Parlant, dans son dernier chapitre, de l’étude à faire du beau musical, M. S. termine par cette déclaration : « Si l’on entreprenait de nouvelles recherches sur ce difficile problème, il serait bon de procéder comme nous avons cru devoir le faire dans cet ouvrage : c’est-à-dire de chercher les raisons de l’esthétique musicale dans le déterminisme du mouvement sonore plutôt encore que dans sa perception.

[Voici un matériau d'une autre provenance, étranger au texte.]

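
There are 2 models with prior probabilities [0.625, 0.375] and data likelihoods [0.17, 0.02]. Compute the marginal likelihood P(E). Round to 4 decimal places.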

Du moins serait-ce de ce côté qu’il y aurait le plus de découvertes à faire. » Peut-on faire jamais autre chose que d’étudier les conditions physiques et physiologiques de la sensation auditive, de la sensation visuelle ? M. S. ne se tromperait-il pas à tenir un si faible compte de l’état perceptif et du plaisir lié à l’activité de l’organe, où les différents arts trouvent en définitive leur qualité propre, leur expression, leur raison d’être ? Son livre engagerait bien des questions à côté, je n’y toucherai pas. On jugera peut-être que j’en ai parlé bien longuement, sans prendre le temps de le louer. Mais ce dernier soin conviendra bien mieux à ses lecteurs.

Lucien Arréat.

  1. C’est en ce sens que l’on pourrait dire, avec M. Tarde, que l’éthique et l’esthétique se ramènent, au fond, à la logique. (Criminalité comparée.)